Artists J. Shimon and J. Lindemann’s “We Go from Where We Know” (up through Feb. 23) uses sculpture, photography, paintings and found objects to create a vivid sense of place. Theirs is a Wisconsin full of affection and nostalgia, but also melancholy, gloom and a strain of dark humor.

When you enter the space you’re met with a 1949 Nash automobile parked in the middle of the gallery with concrete corncobs spilling out of its dilapidated door. Here the industrial and the natural come together in an arresting introduction to the show’s melding of Wisconsin’s many identities.

Surrounding the car, two walls in the gallery display head-to-toe portraits of people from throughout the state. The life-size pictures show the faces of artists, farmers, dog-enthusiasts and fastidious dressers in a way reminiscent of times when people would pose for black-and-white photographs. But the portraits show how different the people of Wisconsin can be, each with his/her own style and connection to the state.

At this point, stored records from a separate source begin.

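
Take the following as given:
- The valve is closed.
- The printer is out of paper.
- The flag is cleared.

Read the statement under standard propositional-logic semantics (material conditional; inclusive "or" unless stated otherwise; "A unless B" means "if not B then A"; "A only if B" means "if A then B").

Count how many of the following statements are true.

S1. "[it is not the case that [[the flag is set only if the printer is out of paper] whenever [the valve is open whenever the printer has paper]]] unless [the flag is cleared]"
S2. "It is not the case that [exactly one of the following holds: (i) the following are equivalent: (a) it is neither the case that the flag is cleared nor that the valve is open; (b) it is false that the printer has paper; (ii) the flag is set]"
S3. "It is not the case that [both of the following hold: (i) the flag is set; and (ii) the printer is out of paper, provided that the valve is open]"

3

Let Q = "the printer has paper" (F), P = "the valve is open" (F), R = "the flag is set" (F).

S1: Formalization: ~((Q -> P) -> (R -> ~Q)) | ~R

Q -> P = F -> F = T
~Q = ~F = T
R -> ~Q = F -> T = T
(Q -> P) -> (R -> ~Q) = T -> T = T
~((Q -> P) -> (R -> ~Q)) = ~T = F
~R = ~F = T
~((Q -> P) -> (R -> ~Q)) | ~R = F | T = T
Thus S1 is true.

S2: In symbols: ~(((~R nor P) <-> ~Q) xor R)

~R = ~F = T
~R nor P = T nor F = F
~Q = ~F = T
(~R nor P) <-> ~Q = F <-> T = F
((~R nor P) <-> ~Q) xor R = F xor F = F
~(((~R nor P) <-> ~Q) xor R) = ~F = T
Thus S2 is true.

S3: This is ~(R & (P -> ~Q)).

~Q = ~F = T
P -> ~Q = F -> T = T
R & (P -> ~Q) = F & T = F
~(R & (P -> ~Q)) = ~F = T
So S3 is true.

3 of the 3 statements are true (S1, S2, S3).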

The exhibit also includes a series of postcard-sized drawings, inspired in part by Michael Lesy’s 1973 non-fiction book Wisconsin Death Trip, with images of darkly funny vignettes of rural Wisconsin life. Lindemann and Shimon use a suspended, tent-like forest scene, teardrop sculptures, photographs of small-town Wisconsin and abstract paintings to add further complexity to the scene.

The final images you come to are a series of actual postcards from cities across Wisconsin. They are quaint and picturesque depictions of forests, farms and stacks of cheese wheels, but as part of an exhibit with the mission of exploring the complexity of our state, the cards seem both charmingly old fashioned and drastically simplistic.

Guests are invited to write stories of Wisconsin on provided postcards and add them to the display in hopes that real memories help this vision of Wisconsin come to life.